Our study provides a strong foundation for future cross-national investigations of cognitive aging and ADRD. Future studies can use these harmonized cognitive scores to investigate determinants of late-life cognitive decline and dementia in the United States and Mexico. Given the cultural and linguistic differences across cross-national cohorts and their relevance to cognitive measurement, a cultural neuropsychological approach is necessary for reliable and valid inferences about cognitive health across national contexts. Continued cross-national investigation of the factors that increase risk and/or resilience to dementia will aid in understanding how to mitigate the impact of dementia globally.

ACKNOWLEDGMENTS

This research was completed with funding from the NIH/HHS (5-R24-AG-065182-02, E.B., M.A.R., K.L., D.W.) and NIA (K99AG066932, M.A.R.; P30AG024824, E.B.; R01AG070953, L.B., A.G.; R01AG030153; J.S., R00AG058799).
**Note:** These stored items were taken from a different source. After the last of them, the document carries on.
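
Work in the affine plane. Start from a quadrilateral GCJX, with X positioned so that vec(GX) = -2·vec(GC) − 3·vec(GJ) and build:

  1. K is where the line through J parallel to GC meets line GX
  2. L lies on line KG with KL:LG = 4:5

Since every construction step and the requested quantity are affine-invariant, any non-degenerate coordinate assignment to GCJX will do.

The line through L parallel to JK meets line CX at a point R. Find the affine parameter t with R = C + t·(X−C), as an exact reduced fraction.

Assign G = (0, 0), C = (1, 0), J = (0, 1), X = (-2, -3) — the answer is frame-independent, so this choice is without loss of generality.
1. K is where the line through J parallel to GC meets line GX ⇒ K = (2/3, 1)
2. L lies on line KG with KL:LG = 4:5 ⇒ L = (10/27, 5/9)
through L parallel to JK: direction (2/3, 0); meets CX at R = (14/9, 5/9)
R = C + t·(X−C) with t = -5/27

t = -5/27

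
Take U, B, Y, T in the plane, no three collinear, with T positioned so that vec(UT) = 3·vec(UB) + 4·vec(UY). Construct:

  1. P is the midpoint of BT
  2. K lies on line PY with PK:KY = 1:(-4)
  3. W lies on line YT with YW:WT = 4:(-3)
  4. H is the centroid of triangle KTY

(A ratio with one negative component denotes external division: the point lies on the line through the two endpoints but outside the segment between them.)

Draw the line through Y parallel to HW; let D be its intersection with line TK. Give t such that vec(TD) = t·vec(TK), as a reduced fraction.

t = -1/10

Choose coordinates U = (0, 0), B = (1, 0), Y = (0, 1), T = (3, 4).
1. P is the midpoint of BT ⇒ P = (2, 2)
2. K lies on line PY with PK:KY = 1:(-4) ⇒ K = (8/3, 7/3)
3. W lies on line YT with YW:WT = 4:(-3) ⇒ W = (12, 13)
4. H is the centroid of triangle KTY ⇒ H = (17/9, 22/9)
through Y parallel to HW: direction (91/9, 95/9); meets TK at D = (91/30, 25/6)
D = T + t·(K−T) with t = -1/10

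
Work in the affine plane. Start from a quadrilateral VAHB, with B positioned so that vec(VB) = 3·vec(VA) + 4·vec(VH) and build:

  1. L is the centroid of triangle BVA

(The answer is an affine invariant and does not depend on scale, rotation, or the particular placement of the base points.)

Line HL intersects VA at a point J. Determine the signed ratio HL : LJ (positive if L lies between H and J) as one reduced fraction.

HL:LJ = -1/4

Choose coordinates V = (0, 0), A = (1, 0), H = (0, 1), B = (3, 4).
1. L is the centroid of triangle BVA ⇒ L = (4/3, 4/3)
line HL meets VA at J = (-4, 0)
L = H + t·(J−H) with t = -1/3, so HL:LJ = -1/3:4/3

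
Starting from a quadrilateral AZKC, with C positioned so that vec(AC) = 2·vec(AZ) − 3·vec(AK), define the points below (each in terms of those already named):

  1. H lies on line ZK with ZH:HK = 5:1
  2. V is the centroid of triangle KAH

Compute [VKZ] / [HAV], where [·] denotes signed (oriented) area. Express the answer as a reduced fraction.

Assign A = (0, 0), Z = (1, 0), K = (0, 1), C = (2, -3) — the answer is frame-independent, so this choice is without loss of generality.
1. H lies on line ZK with ZH:HK = 5:1 ⇒ H = (1/6, 5/6)
2. V is the centroid of triangle KAH ⇒ V = (1/18, 11/18)
2·[VKZ] = -1/3, 2·[HAV] = -1/18
[VKZ]:[HAV] = -1/3:-1/18 = 6

[VKZ]:[HAV] = 6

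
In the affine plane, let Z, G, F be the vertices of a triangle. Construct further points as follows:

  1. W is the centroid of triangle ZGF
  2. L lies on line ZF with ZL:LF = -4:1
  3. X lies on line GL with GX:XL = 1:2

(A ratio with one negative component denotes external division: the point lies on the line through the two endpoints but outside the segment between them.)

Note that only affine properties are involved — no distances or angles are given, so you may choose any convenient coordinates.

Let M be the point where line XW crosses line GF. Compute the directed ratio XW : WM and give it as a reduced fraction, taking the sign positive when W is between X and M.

Assign Z = (0, 0), G = (1, 0), F = (0, 1) — the answer is frame-independent, so this choice is without loss of generality.
1. W is the centroid of triangle ZGF ⇒ W = (1/3, 1/3)
2. L lies on line ZF with ZL:LF = -4:1 ⇒ L = (0, 4/3)
3. X lies on line GL with GX:XL = 1:2 ⇒ X = (2/3, 4/9)
line XW meets GF at M = (7/12, 5/12)
W = X + t·(M−X) with t = 4, so XW:WM = 4:-3

XW:WM = -4/3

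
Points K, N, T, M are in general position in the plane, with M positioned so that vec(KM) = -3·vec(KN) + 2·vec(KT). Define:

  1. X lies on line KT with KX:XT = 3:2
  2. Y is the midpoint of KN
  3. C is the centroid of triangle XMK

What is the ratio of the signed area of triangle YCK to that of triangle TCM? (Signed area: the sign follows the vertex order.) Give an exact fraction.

Work in coordinates with K = (0, 0), N = (1, 0), T = (0, 1), M = (-3, 2).
1. X lies on line KT with KX:XT = 3:2 ⇒ X = (0, 3/5)
2. Y is the midpoint of KN ⇒ Y = (1/2, 0)
3. C is the centroid of triangle XMK ⇒ C = (-1, 13/15)
2·[YCK] = 13/30, 2·[TCM] = -7/5
[YCK]:[TCM] = 13/30:-7/5 = -13/42

[YCK]:[TCM] = -13/42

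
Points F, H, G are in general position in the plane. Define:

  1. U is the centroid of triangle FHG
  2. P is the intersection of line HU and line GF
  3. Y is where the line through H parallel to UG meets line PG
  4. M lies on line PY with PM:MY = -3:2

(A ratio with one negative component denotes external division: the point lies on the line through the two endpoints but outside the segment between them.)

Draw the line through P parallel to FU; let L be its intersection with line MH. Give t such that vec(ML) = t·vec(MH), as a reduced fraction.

t = 3/4

Set F = (0, 0), H = (1, 0), G = (0, 1); any affine frame gives the same invariant.
1. U is the centroid of triangle FHG ⇒ U = (1/3, 1/3)
2. P is the intersection of line HU and line GF ⇒ P = (0, 1/2)
3. Y is where the line through H parallel to UG meets line PG ⇒ Y = (0, 2)
4. M lies on line PY with PM:MY = -3:2 ⇒ M = (0, 5)
through P parallel to FU: direction (1/3, 1/3); meets MH at L = (3/4, 5/4)
L = M + t·(H−M) with t = 3/4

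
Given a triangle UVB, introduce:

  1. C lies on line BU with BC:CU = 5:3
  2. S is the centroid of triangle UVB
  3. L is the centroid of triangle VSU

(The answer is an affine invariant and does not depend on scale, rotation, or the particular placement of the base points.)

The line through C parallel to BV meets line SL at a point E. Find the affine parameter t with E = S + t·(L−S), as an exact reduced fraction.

Assign U = (0, 0), V = (1, 0), B = (0, 1) — the answer is frame-independent, so this choice is without loss of generality.
1. C lies on line BU with BC:CU = 5:3 ⇒ C = (0, 3/8)
2. S is the centroid of triangle UVB ⇒ S = (1/3, 1/3)
3. L is the centroid of triangle VSU ⇒ L = (4/9, 1/9)
through C parallel to BV: direction (1, -1); meets SL at E = (5/8, -1/4)
E = S + t·(L−S) with t = 21/8

t = 21/8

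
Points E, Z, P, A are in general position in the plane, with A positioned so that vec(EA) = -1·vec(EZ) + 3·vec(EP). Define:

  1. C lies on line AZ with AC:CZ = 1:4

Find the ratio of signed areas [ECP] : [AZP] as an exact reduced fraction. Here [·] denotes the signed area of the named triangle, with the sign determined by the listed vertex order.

[ECP]:[AZP] = 3/5

Choose coordinates E = (0, 0), Z = (1, 0), P = (0, 1), A = (-1, 3).
1. C lies on line AZ with AC:CZ = 1:4 ⇒ C = (-3/5, 12/5)
2·[ECP] = -3/5, 2·[AZP] = -1
[ECP]:[AZP] = -3/5:-1 = 3/5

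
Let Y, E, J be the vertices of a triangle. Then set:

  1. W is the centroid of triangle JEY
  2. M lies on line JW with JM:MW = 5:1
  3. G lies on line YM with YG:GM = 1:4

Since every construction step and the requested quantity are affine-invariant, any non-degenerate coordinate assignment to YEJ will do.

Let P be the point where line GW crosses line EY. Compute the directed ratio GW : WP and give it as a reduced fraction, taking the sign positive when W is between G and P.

GW:WP = -11/15

Set Y = (0, 0), E = (1, 0), J = (0, 1); any affine frame gives the same invariant.
1. W is the centroid of triangle JEY ⇒ W = (1/3, 1/3)
2. M lies on line JW with JM:MW = 5:1 ⇒ M = (5/18, 4/9)
3. G lies on line YM with YG:GM = 1:4 ⇒ G = (1/18, 4/45)
line GW meets EY at P = (-1/22, 0)
W = G + t·(P−G) with t = -11/4, so GW:WP = -11/4:15/4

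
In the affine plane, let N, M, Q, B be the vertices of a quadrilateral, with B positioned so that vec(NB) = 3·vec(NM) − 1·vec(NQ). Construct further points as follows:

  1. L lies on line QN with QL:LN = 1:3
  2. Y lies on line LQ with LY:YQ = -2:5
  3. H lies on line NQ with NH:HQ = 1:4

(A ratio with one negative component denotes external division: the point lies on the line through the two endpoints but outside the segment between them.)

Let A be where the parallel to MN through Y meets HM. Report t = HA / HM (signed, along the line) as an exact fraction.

t = -23/12

Choose coordinates N = (0, 0), M = (1, 0), Q = (0, 1), B = (3, -1).
1. L lies on line QN with QL:LN = 1:3 ⇒ L = (0, 3/4)
2. Y lies on line LQ with LY:YQ = -2:5 ⇒ Y = (0, 7/12)
3. H lies on line NQ with NH:HQ = 1:4 ⇒ H = (0, 1/5)
through Y parallel to MN: direction (-1, 0); meets HM at A = (-23/12, 7/12)
A = H + t·(M−H) with t = -23/12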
The HRS and HCAP are funded by the National Institute on Aging (U01 AG009740 and U01 AG058499, respectively) and performed at the Institute for Social Research, University of Michigan. HRS-HCAP data and documentation are available at https://hrs.isr.umich.edu/data-products/hcap. The MHAS is funded by the NIA/NIH (grant R01 AG018016) and the Instituto Nacional de Estadística y Geografia (INEGI) in Mexico. The Mex-Cog is sponsored by the NIA/NIH (R01 AG051158). Data files and documentation are public use and available at www.MHASwewb.org.

    CONFLICT OF INTEREST STATEMENT

    The authors declare no conflicts of interest. Author disclosures are available in the supporting information.

    CONSENT STATEMENT

    Informed consent was obtained from all HRS-HCAP participants and/or their surrogates, and study protocols were approved by the University of Michigan Institutional Review Board (IRB). All Mex-Cog participants provided informed consent and study protocols were approved by the IRBs of the University of Texas Medical Branch (United States) and the National Institute of Public Health and the National Institute of Statistics and Geography (Mexico).